Di samping kasus kerusuhan Mei 1998, kasus-kasus lain yang tak kalah penting juga tengah menanti untuk dituntaskan secara transparan oleh aparat penegak hukum. Diantaranya, kasus pembunuhan aktivis hak asasi manusia Said Munir Thalib, pembunuhan aktivis buruh Marsinah, kasus Wasior (Papua), dan peristiwa Talangsari (Lampung). Selama ini, fakta yang mencuat kepermukaan tak lain ialah adanya upaya yang dilakukan aparat penegak hukum untuk melindungi oknum-oknum tertentu sehingga pada akhirnya pelbagai kasus itu tak kunjung tuntas akar persoalannya. Celakanya lagi, hingga saat ini tak pernah ada audit yang dilakukan terhadap kinerja masing-masing aparat penegak hukum yang menangani kasus-kasus tersebut. Maka, terjadinya degradasi penegakan hukum oleh aparat penegak hukum menjadi semakin sulit dipungkiri. Pada titik ini, tentu saja kepercayaan publik terhadap kinerja aparat penegak hukum menjadi pertaruhan terbesarnya.

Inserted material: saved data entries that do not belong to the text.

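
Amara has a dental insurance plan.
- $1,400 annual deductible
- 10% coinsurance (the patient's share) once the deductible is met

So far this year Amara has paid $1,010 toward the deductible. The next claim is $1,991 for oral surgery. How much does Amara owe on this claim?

$550.10

Deductible still to meet: $1,400 − $1,010 = $390.
That leaves $1,991 − $390 = $1,601 for coinsurance.
Coinsurance: $1,601 × 10% = $160.10.
Patient responsibility: $390 + $160.10 = $550.10.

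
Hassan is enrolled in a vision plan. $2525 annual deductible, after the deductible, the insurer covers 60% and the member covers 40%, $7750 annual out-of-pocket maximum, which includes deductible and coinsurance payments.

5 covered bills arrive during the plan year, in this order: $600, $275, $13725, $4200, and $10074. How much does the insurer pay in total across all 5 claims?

$21124

Bill 1, $600: fully absorbed by the deductible. Cost to member: $600. OOP to date $600. Plan pays $600 − $600 = $0.
Bill 2, $275: fully absorbed by the deductible. Cost to member: $275. OOP to date $875. Insurer: $275 − $275 = $0.
Bill 3, $13725: $1650 to deductible, leaving $12075; 40% of $12075 = $4830. Member owes $6480 (running OOP $7355). Plan pays $13725 − $6480 = $7245.
Bill 4, $4200: 40% coinsurance on $4200 = $1680. Adding that to $7355 gives $9035, past the $7750 cap; member pays only $7750 − $7355 = $395. Insurer: $4200 − $395 = $3805.
Bill 5, $10074: deductible already satisfied, so member's share is 40% × $10074 = $4029.60. Adding that to $7750 gives $11779.60, past the $7750 cap; member pays only $7750 − $7750 = $0. Plan pays $10074 − $0 = $10074.
Insurer total = bills − member's total = $28874 − $7750 = $21124.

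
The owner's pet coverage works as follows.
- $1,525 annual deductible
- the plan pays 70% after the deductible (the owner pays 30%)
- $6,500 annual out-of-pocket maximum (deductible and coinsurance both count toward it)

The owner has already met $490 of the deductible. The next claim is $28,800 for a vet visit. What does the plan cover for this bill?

$22,790

Deductible still to meet: $1,525 − $490 = $1,035.
That leaves $28,800 − $1,035 = $27,765 for coinsurance.
30% of $27,765 = $8,329.50 falls to the owner.
That puts the owner's cost at $1,035 + $8,329.50 = $9,364.50 before any cap.
That would bring total out-of-pocket to $9,854.50, past the $6,500 cap. The owner is capped at $6,500 − $490 = $6,010 on this claim.
The plan picks up $28,800 − $6,010 = $22,790.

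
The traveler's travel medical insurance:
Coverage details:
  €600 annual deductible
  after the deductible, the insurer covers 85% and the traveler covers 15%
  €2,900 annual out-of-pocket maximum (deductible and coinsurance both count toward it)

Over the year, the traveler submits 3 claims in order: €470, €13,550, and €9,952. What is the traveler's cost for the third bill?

#1 (€470): fully absorbed by the deductible. Cost to traveler: €470. OOP to date €470.
#2 (€13,550): €130 to deductible, leaving €13,420; coinsurance €13,420 × 15% = €2,013. Traveler pays €2,143; OOP now €2,613.
#3 (€9,952): deductible already satisfied, so traveler's share is 15% × €9,952 = €1,492.80. Adding that to €2,613 gives €4,105.80, past the €2,900 cap; traveler pays only €2,900 − €2,613 = €287.

€287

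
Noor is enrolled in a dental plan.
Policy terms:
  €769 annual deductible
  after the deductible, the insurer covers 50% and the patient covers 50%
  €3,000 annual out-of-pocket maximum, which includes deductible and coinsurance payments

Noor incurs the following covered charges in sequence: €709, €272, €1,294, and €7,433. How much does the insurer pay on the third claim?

Claim 1 (€709): entire amount goes to the deductible. Patient pays €709; OOP now €709. Insurer: €709 − €709 = €0.
Claim 2 (€272): deductible takes €60, €212 remains; 50% of €212 = €106. Cost to patient: €166. OOP to date €875. Plan pays €272 − €166 = €106.
Claim 3 (€1,294): 50% coinsurance on €1,294 = €647. Patient pays €647; OOP now €1,522. Plan pays €1,294 − €647 = €647.

€647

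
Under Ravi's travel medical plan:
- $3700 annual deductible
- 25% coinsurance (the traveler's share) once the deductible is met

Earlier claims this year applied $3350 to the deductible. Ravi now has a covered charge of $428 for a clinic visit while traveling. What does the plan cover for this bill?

Deductible still to meet: $3700 − $3350 = $350.
After the $350 deductible portion, $428 − $350 = $78 is subject to coinsurance.
25% of $78 = $19.50 falls to the traveler.
So the traveler owes $350 + $19.50 = $369.50.
The insurer covers the remainder: $428 − $369.50 = $58.50.

$58.50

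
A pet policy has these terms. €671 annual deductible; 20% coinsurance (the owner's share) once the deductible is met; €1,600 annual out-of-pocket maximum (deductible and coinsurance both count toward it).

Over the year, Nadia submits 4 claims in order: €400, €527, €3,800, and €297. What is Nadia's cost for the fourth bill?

Claim 1 — €400: all of it applies to the deductible. Owner pays €400; OOP now €400.
Claim 2 — €527: €271 finishes the deductible; €256 goes to coinsurance; owner's 20% is €51.20. Cost to owner: €322.20. OOP to date €722.20.
Claim 3 — €3,800: deductible met; 20% of €3,800 = €760. Owner pays €760; OOP now €1,482.20.
Claim 4 — €297: deductible already satisfied, so owner's share is 20% × €297 = €59.40. Cost to owner: €59.40. OOP to date €1,541.60.

€59.40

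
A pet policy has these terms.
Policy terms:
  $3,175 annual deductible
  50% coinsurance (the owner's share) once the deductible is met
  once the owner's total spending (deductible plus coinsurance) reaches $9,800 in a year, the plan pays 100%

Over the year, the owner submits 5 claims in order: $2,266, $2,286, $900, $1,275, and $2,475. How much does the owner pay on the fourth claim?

$637.50

#1 ($2,266): entire amount goes to the deductible. Owner owes $2,266 (running OOP $2,266).
#2 ($2,286): $909 finishes the deductible; $1,377 goes to coinsurance; owner's 50% is $688.50. Cost to owner: $1,597.50. OOP to date $3,863.50.
#3 ($900): deductible already satisfied, so owner's share is 50% × $900 = $450. Owner pays $450; OOP now $4,313.50.
#4 ($1,275): 50% coinsurance on $1,275 = $637.50. Cost to owner: $637.50. OOP to date $4,951.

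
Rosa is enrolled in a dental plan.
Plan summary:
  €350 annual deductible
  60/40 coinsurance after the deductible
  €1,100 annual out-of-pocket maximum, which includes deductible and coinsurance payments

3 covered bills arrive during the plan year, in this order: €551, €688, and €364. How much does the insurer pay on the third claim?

€218.40

Claim 1 — €551: €350 finishes the deductible; €201 goes to coinsurance; 40% of €201 = €80.40. Patient pays €430.40; OOP now €430.40. Plan pays €551 − €430.40 = €120.60.
Claim 2 — €688: deductible already satisfied, so patient's share is 40% × €688 = €275.20. Cost to patient: €275.20. OOP to date €705.60. Insurer: €688 − €275.20 = €412.80.
Claim 3 — €364: 40% coinsurance on €364 = €145.60. Patient owes €145.60 (running OOP €851.20). Plan pays €364 − €145.60 = €218.40.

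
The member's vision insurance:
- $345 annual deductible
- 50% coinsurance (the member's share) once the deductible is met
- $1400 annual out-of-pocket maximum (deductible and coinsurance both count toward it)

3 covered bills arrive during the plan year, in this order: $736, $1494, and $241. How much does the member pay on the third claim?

Bill 1, $736: $345 finishes the deductible; $391 goes to coinsurance; coinsurance $391 × 50% = $195.50. Cost to member: $540.50. OOP to date $540.50.
Bill 2, $1494: deductible already satisfied, so member's share is 50% × $1494 = $747. Member pays $747; OOP now $1287.50.
Bill 3, $241: 50% coinsurance on $241 = $120.50. Adding that to $1287.50 gives $1408, past the $1400 cap; member pays only $1400 − $1287.50 = $112.50.

$112.50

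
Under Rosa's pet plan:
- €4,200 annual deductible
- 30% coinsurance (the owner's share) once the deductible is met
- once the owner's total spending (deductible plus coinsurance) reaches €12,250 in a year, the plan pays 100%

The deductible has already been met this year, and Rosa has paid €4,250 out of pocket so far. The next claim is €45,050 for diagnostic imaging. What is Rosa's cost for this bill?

€8,000

With the deductible met, the entire €45,050 is subject to coinsurance.
Coinsurance: €45,050 × 30% = €13,515.
That would bring total out-of-pocket to €17,765, past the €12,250 cap. The owner is capped at €12,250 − €4,250 = €8,000 on this claim.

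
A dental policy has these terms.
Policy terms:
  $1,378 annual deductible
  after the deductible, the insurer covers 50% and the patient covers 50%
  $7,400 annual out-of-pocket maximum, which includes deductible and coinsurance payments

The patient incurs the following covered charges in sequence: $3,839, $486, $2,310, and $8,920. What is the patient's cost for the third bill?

$1,155

Claim 1 ($3,839): deductible takes $1,378, $2,461 remains; coinsurance $2,461 × 50% = $1,230.50. Patient owes $2,608.50 (running OOP $2,608.50).
Claim 2 ($486): 50% coinsurance on $486 = $243. Patient pays $243; OOP now $2,851.50.
Claim 3 ($2,310): deductible already satisfied, so patient's share is 50% × $2,310 = $1,155. Patient pays $1,155; OOP now $4,006.50.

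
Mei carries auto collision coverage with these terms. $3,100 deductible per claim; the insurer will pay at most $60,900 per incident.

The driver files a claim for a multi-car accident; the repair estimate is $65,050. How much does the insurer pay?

$60,900

Subtract the deductible: $65,050 − $3,100 = $61,950.
$61,950 exceeds the $60,900 limit, so the insurer pays the limit: $60,900.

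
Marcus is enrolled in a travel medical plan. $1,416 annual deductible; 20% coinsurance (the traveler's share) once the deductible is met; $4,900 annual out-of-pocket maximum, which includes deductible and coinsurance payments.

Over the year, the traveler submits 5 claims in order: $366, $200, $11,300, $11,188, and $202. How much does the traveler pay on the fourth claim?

$1,394

Bill 1, $366: entire amount goes to the deductible. Cost to traveler: $366. OOP to date $366.
Bill 2, $200: all of it applies to the deductible. Cost to traveler: $200. OOP to date $566.
Bill 3, $11,300: deductible takes $850, $10,450 remains; traveler's 20% is $2,090. Traveler owes $2,940 (running OOP $3,506).
Bill 4, $11,188: deductible met; 20% of $11,188 = $2,237.60. That would push OOP to $5,743.60, over the $4,900 cap, so traveler pays $4,900 − $3,506 = $1,394.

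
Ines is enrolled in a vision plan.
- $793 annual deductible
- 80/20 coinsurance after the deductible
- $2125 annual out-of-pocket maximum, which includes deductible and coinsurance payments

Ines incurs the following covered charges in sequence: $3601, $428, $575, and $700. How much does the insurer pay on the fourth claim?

Claim 1 ($3601): deductible takes $793, $2808 remains; member's 20% is $561.60. Member pays $1354.60; OOP now $1354.60. Plan pays $3601 − $1354.60 = $2246.40.
Claim 2 ($428): 20% coinsurance on $428 = $85.60. Member owes $85.60 (running OOP $1440.20). Plan pays $428 − $85.60 = $342.40.
Claim 3 ($575): deductible met; 20% of $575 = $115. Member pays $115; OOP now $1555.20. Insurer: $575 − $115 = $460.
Claim 4 ($700): 20% coinsurance on $700 = $140. Cost to member: $140. OOP to date $1695.20. Plan pays $700 − $140 = $560.

$560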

Bila dibiarkan tanpa solusi, kulminasi dari penegakan hukum yang demikian pada akhirnya akan menempatkan kembali upaya “main hakim sendiri” dalam tatanan hukum masyarakat era modern. Karenanya, dalam kondisi penegakan hukum yang cenderung belum transparan dan masih bisa dipengaruhi oleh intervensi kekuasaan tertentu, sudah semestinya dilakukan audit terhadap kinerja seluruh institusi penegak hukum yang ada di negara ini. Muara dari audit kinerja ini tentu saja untuk menemukan hambatan atau persoalan yang dimiliki oleh aparat penegak hukum dalam menangani pelbagai kasus hukum, utamanya kasus hukum yang erat kaitannya dengan kekuasaan. Sehingga, dalam hal ini aparat penegak hukum akan dapat memperoleh dua hal strategis sekaligus, yaitu solusi untuk menyelesaikan kasus hukum tersebut dan kepercayaan masyarakat itu sendiri. Oleh sebab itu, peringatan Hari Kebangkitan Nasional semestinya tak hanya diorientasikan untuk memupuk spirit nasionalisme kebangsaan semata. Namun, penting pula untuk diorientasikan sebagai momentum kebangkitan hukum nasional. Wallahu a’lam.